Quality-efficiency Pareto frontier: No single number captures efficiency. The meaningful comparison is between quality-efficiency Pareto frontiers (the set of architectures that are not dominated by any other architecture in the quality-efficiency space). A model is truly more efficient only if it shifts the Pareto frontier. The Chinchilla scaling law (Hoffmann et al., 2022) established one such frontier: for a fixed compute budget, the optimal model size and training data size are roughly equal (in tokens). Architectures that achieve the same quality with less total compute are genuinely more efficient.

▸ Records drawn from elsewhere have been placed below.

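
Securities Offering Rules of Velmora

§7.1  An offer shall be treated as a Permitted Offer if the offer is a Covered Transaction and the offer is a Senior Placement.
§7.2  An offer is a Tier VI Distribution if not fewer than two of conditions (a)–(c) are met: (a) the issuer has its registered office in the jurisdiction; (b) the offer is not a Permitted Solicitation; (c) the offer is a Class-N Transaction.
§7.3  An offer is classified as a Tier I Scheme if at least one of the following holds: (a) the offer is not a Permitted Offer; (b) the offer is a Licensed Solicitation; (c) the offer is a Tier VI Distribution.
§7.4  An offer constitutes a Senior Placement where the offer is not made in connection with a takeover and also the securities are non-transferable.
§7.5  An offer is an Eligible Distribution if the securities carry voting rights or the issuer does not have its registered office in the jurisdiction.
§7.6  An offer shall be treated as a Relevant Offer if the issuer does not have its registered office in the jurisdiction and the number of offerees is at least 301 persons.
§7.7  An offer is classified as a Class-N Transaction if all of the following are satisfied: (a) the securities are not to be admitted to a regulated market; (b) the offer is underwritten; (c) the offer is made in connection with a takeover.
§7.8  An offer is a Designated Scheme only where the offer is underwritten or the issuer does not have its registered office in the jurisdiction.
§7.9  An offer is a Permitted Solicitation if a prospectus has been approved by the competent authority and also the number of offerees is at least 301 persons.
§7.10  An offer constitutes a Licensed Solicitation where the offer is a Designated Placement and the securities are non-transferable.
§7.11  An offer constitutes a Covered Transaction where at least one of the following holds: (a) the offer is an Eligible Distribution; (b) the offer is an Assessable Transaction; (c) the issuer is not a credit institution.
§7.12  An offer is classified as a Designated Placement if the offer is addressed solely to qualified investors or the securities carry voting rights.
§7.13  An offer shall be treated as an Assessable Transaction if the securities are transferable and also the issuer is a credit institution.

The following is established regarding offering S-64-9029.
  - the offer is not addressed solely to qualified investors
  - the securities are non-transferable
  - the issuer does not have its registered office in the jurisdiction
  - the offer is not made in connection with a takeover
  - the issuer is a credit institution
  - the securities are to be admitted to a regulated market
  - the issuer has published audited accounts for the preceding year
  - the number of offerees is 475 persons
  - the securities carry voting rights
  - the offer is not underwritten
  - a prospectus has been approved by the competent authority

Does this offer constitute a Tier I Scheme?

Yes

§7.5 — Eligible Distribution: [the securities carry voting rights? yes] OR [the issuer does not have its registered office in the jurisdiction? yes] → satisfied.
§7.13 — Assessable Transaction: [the securities are transferable? no] AND [the issuer is a credit institution? yes] → not satisfied.
§7.11 — Covered Transaction: [Eligible Distribution (§7.5)? yes] OR [Assessable Transaction (§7.13)? no] OR [the issuer is not a credit institution? no] → satisfied.
§7.4 — Senior Placement: [the offer is not made in connection with a takeover? yes] AND [the securities are non-transferable? yes] → satisfied.
§7.1 — Permitted Offer: [Covered Transaction (§7.11)? yes] AND [Senior Placement (§7.4)? yes] → satisfied.
§7.12 — Designated Placement: [the offer is addressed solely to qualified investors? no] OR [the securities carry voting rights? yes] → satisfied.
§7.10 — Licensed Solicitation: [Designated Placement (§7.12)? yes] AND [the securities are non-transferable? yes] → satisfied.
§7.9 — Permitted Solicitation: [a prospectus has been approved by the competent authority? yes] AND [number of offerees: 475 persons ≥ 301 persons? yes] → satisfied.
§7.7 — Class-N Transaction: [the securities are not to be admitted to a regulated market? no] AND [the offer is underwritten? no] AND [the offer is made in connection with a takeover? no] → not satisfied.
§7.2 — Tier VI Distribution: the issuer has its registered office in the jurisdiction? no; not a Permitted Solicitation (§7.9)? no; Class-N Transaction (§7.7)? no — 0 of 3 hold (need ≥2) → not satisfied.
§7.3 — Tier I Scheme: [not a Permitted Offer (§7.1)? no] OR [Licensed Solicitation (§7.10)? yes] OR [Tier VI Distribution (§7.2)? no] → satisfied.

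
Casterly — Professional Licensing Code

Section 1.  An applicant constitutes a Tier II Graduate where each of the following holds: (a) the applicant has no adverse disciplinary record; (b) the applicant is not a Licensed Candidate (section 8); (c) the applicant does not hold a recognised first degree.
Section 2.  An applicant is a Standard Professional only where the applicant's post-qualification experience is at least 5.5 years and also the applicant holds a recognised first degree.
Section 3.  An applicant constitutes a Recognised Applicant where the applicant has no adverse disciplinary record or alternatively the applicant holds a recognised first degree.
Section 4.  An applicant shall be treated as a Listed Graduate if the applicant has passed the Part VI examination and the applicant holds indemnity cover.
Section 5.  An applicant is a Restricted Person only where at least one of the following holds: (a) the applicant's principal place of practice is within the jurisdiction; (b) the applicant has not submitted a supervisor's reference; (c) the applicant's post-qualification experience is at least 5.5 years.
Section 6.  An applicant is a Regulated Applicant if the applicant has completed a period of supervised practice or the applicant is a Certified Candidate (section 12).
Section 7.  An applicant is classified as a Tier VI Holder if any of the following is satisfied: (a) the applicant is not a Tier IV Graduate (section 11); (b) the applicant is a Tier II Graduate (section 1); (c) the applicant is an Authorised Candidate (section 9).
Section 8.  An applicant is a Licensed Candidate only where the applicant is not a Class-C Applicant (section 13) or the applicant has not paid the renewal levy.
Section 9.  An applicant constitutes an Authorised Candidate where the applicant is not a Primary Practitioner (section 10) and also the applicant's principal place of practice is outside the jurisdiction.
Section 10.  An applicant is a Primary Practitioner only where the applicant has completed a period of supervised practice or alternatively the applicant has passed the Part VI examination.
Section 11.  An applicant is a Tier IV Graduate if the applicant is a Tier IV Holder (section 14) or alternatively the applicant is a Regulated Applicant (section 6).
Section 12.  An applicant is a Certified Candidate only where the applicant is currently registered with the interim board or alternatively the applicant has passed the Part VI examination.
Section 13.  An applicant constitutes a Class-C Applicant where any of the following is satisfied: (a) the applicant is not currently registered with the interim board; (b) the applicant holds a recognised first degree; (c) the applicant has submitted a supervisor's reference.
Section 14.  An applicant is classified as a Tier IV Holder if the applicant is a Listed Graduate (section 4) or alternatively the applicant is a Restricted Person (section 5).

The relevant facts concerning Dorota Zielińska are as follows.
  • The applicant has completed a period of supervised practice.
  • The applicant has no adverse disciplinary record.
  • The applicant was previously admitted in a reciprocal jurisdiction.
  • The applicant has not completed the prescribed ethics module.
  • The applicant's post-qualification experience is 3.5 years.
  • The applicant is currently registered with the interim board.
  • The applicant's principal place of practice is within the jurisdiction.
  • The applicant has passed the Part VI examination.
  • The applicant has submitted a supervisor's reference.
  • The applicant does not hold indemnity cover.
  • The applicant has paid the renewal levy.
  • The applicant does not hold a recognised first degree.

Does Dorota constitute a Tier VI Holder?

Yes

Under section 4: the applicant has passed the Part VI examination? yes; and the applicant holds indemnity cover? no. So the applicant is not a Listed Graduate.
Under section 5: the applicant's principal place of practice is within the jurisdiction? yes; or the applicant has not submitted a supervisor's reference? no; or applicant's post-qualification experience: 3.5 years ≥ 5.5 years? no. So the applicant is a Restricted Person.
Under section 14: Listed Graduate (section 4)? no; or Restricted Person (section 5)? yes. So the applicant is a Tier IV Holder.
Under section 12: the applicant is currently registered with the interim board? yes; or the applicant has passed the Part VI examination? yes. So the applicant is a Certified Candidate.
Under section 6: the applicant has completed a period of supervised practice? yes; or Certified Candidate (section 12)? yes. So the applicant is a Regulated Applicant.
Under section 11: Tier IV Holder (section 14)? yes; or Regulated Applicant (section 6)? yes. So the applicant is a Tier IV Graduate.
Under section 13: the applicant is not currently registered with the interim board? no; or the applicant holds a recognised first degree? no; or the applicant has submitted a supervisor's reference? yes. So the applicant is a Class-C Applicant.
Under section 8: not a Class-C Applicant (section 13)? no; or the applicant has not paid the renewal levy? no. So the applicant is not a Licensed Candidate.
Under section 1: the applicant has no adverse disciplinary record? yes; and not a Licensed Candidate (section 8)? yes; and the applicant does not hold a recognised first degree? yes. So the applicant is a Tier II Graduate.
Under section 10: the applicant has completed a period of supervised practice? yes; or the applicant has passed the Part VI examination? yes. So the applicant is a Primary Practitioner.
Under section 9: not a Primary Practitioner (section 10)? no; and the applicant's principal place of practice is outside the jurisdiction? no. So the applicant is not an Authorised Candidate.
Under section 7: not a Tier IV Graduate (section 11)? no; or Tier II Graduate (section 1)? yes; or Authorised Candidate (section 9)? no. So the applicant is a Tier VI Holder.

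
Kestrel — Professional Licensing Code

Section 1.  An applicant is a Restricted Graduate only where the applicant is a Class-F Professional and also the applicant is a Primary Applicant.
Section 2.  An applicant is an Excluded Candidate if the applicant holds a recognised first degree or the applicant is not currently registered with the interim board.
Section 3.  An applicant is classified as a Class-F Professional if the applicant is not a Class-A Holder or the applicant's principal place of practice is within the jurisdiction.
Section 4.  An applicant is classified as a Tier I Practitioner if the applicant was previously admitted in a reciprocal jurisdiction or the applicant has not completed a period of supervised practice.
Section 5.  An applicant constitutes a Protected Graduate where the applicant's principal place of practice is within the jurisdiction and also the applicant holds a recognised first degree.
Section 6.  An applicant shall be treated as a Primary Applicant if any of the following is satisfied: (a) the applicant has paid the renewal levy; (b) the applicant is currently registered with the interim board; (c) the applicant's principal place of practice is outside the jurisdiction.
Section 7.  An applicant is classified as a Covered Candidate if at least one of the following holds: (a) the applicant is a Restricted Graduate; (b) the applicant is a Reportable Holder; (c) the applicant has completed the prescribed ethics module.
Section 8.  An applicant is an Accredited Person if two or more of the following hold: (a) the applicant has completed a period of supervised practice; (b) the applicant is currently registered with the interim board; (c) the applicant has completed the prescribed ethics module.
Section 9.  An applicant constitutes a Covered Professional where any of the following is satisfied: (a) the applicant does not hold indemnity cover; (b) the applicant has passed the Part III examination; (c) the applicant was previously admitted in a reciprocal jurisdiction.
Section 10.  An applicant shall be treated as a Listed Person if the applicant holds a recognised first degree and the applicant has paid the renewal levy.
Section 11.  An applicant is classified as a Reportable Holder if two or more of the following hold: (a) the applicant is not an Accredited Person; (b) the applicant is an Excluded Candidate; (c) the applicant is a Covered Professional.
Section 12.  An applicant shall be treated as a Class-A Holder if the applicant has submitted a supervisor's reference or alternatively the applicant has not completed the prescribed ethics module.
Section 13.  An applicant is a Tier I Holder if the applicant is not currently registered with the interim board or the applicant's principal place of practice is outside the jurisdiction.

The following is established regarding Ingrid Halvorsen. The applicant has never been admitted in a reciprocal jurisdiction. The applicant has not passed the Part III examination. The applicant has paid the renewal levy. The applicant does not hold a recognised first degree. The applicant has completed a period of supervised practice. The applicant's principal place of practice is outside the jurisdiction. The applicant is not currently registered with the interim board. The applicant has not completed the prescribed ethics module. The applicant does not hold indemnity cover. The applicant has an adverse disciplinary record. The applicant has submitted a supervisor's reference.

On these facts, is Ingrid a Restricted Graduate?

No

section 12 — Class-A Holder: [the applicant has submitted a supervisor's reference? yes] OR [the applicant has not completed the prescribed ethics module? yes] → satisfied.
section 3 — Class-F Professional: [not a Class-A Holder (section 12)? no] OR [the applicant's principal place of practice is within the jurisdiction? no] → not satisfied.
section 6 — Primary Applicant: [the applicant has paid the renewal levy? yes] OR [the applicant is currently registered with the interim board? no] OR [the applicant's principal place of practice is outside the jurisdiction? yes] → satisfied.
section 1 — Restricted Graduate: [Class-F Professional (section 3)? no] AND [Primary Applicant (section 6)? yes] → not satisfied.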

Practical Efficiency Metrics

Beyond benchmark scores, several practical metrics drive efficiency research in production settings:

Time-to-first-token (TTFT): The latency from request submission to the first generated token. Critical for interactive applications (chatbots, code completion). TTFT is dominated by prompt processing time, making efficient prefill computation (FlashAttention, prompt caching) essential for long-context applications.
Tokens per second per GPU: The throughput metric for serving systems. As an order-of-magnitude estimate, a single H100 GPU can serve on the order of thousands of tokens/second for a 7B parameter model, with the exact figure depending heavily on precision, batch size, and sequence length. For larger models requiring multi-GPU inference, the tokens/second/dollar metric becomes more relevant.
Memory per token: The KV-cache memory consumption determines the maximum batch size and context length. Standard attention requires O(n * d) memory per layer, where n is the sequence length and d is the head dimension. Techniques like multi-query attention (Shazeer, 2019), grouped-query attention (Ainslie et al., 2023), and KV-cache compression can reduce this by 4-8x.
Cost per query: The aggregate metric combining throughput, hardware cost, and utilization. For ChatGPT-scale services processing billions of queries per month, reducing cost-per-query by even 10% represents millions of dollars in savings annually.

These practical metrics often diverge from theoretical complexity measures: an algorithm with better asymptotic complexity may have worse practical performance due to constant factors, memory access patterns, or poor hardware utilization. This gap between theory and practice makes empirical benchmarking essential for efficiency claims.